Neufchâteau, unser heutiger Etappenort, liegt nur ein paar wenige Kilometer von Domrémy-la-Pucelle entfernt, dem Geburtsort von Jeanne-d’Arc. Selbstverständlich bitte ich Michel um ein paar Informationen zur Nationalheiligen Frankreichs. Da er ein ausgezeichneter Erzähler ist und zudem auch gut bewandert in der französischen Geschichte, finden wir in ihm wiederum einen Fundus von Hintergrund-Geschichten.

Da wir bereits vor 11 Uhr im Hotel sind, bleibt uns recht viel Zeit für die Besichtigung der Stadt.
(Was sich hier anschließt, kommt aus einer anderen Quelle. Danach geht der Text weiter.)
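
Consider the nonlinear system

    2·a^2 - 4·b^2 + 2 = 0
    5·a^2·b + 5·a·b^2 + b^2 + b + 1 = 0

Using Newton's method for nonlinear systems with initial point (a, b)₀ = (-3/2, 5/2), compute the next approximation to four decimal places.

At (-3/2, 5/2): F = (-18.5000, -9.0000).
Jacobian J = [[4·a, -8·b], [10·a·b + 5·b^2, 5·a^2 + 10·a·b + 2·b + 1]].
At the point, J = [[-6.0000, -20.0000], [-6.2500, -20.2500]] (det J = -3.5000).
Solving J·Δ = −F gives Δ = (55.6071, -17.6071).
Then the next iterate is (a, b)₁ = (54.1071, -15.1071).

(54.1071, -15.1071)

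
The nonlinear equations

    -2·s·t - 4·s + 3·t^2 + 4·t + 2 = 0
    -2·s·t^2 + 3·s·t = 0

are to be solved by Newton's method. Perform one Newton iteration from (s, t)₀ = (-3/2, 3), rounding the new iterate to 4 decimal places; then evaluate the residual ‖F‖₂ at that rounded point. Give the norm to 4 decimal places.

37.2664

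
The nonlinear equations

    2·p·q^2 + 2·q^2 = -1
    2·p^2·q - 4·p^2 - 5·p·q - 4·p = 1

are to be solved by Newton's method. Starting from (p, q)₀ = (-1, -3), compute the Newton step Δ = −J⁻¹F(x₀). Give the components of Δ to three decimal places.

(-0.056, 3.389)

At (-1, -3): F = (1.000, -22.000).
Jacobian J = [[2·q^2, 4·p·q + 4·q], [4·p·q - 8·p - 5·q - 4, 2·p^2 - 5·p]].
At the point, J = [[18.000, 0.000], [31.000, 7.000]] (det J = 126.000).
Solving J·Δ = −F gives Δ = (-0.056, 3.389).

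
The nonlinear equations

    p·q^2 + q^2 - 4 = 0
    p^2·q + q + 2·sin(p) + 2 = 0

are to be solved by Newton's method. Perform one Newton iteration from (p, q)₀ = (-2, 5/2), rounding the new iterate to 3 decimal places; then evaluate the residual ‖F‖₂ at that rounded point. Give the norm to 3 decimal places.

At (-2, 5/2): F = (-10.250, 12.68141).
Jacobian J = [[q^2, 2·p·q + 2·q], [2·p·q + 2·cos(p), p^2 + 1]].
At the point, J = [[6.250, -5.000], [-10.83229, 5.000]] (det J = -22.91147).
Solving J·Δ = −F gives Δ = (0.531, -1.387).
Then the next iterate is (p, q)₁ = (-1.469, 1.113).
Re-evaluating at (-1.469, 1.113): F = (-4.58098, 3.52516), so ‖F‖₂ = 5.780.

5.780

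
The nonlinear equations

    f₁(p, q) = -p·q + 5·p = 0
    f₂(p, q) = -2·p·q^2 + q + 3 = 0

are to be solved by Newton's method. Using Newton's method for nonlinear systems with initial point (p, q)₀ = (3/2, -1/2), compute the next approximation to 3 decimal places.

(-0.176, -1.147)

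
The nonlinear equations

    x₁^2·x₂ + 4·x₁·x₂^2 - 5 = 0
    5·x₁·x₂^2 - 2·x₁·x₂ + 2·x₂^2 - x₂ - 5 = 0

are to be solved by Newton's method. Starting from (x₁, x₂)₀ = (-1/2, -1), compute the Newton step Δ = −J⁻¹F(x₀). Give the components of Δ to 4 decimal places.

(0.6515, 0.9394)

At (-1/2, -1): F = (-7.2500, -5.5000).
Jacobian J = [[2·x₁·x₂ + 4·x₂^2, x₁^2 + 8·x₁·x₂], [5·x₂^2 - 2·x₂, 10·x₁·x₂ - 2·x₁ + 4·x₂ - 1]].
At the point, J = [[5.0000, 4.2500], [7.0000, 1.0000]] (det J = -24.7500).
Solving J·Δ = −F gives Δ = (0.6515, 0.9394).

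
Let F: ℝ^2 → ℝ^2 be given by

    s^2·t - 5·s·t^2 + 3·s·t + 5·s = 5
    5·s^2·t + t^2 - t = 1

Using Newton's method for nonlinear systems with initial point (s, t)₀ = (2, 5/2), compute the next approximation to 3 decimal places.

(1.257, 1.850)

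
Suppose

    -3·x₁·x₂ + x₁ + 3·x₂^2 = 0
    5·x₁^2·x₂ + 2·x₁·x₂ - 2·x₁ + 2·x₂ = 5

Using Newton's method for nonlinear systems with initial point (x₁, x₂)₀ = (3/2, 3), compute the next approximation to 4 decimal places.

(1.1129, 1.6595)

At (3/2, 3): F = (15.0000, 40.7500).
Jacobian J = [[-3·x₂ + 1, -3·x₁ + 6·x₂], [10·x₁·x₂ + 2·x₂ - 2, 5·x₁^2 + 2·x₁ + 2]].
At the point, J = [[-8.0000, 13.5000], [49.0000, 16.2500]] (det J = -791.5000).
Solving J·Δ = −F gives Δ = (-0.3871, -1.3405).
Then the next iterate is (x₁, x₂)₁ = (1.1129, 1.6595).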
Da gibt es allerdings nicht sehr viel zu sehen. Und da es inzwischen sehr stark regnet, hält sich unsere Begeisterung für Neufchâteau in Grenzen. Wir besorgen uns noch einige  Informationen im Office du Tourisme und Michel besorgt sich die Tickets für die morgige Heimreise. Wir werden den Abend gemütlich ausklingen lassen und morgen dann eben allein weiter marschieren. So haben wir es am 28.5. in Soissons angefangen, so werden wir es am 16.6. in Luxeuil-des-Bains beenden.

Wegweiser, die an Deutlichkeit nichts zu wünschen übrig lassen. Eine Einbahnstrasse!!

Sollen wir der Strasse folgen oder wie gestern Eisenbahn spielen? Beide Wege führen ans Ziel.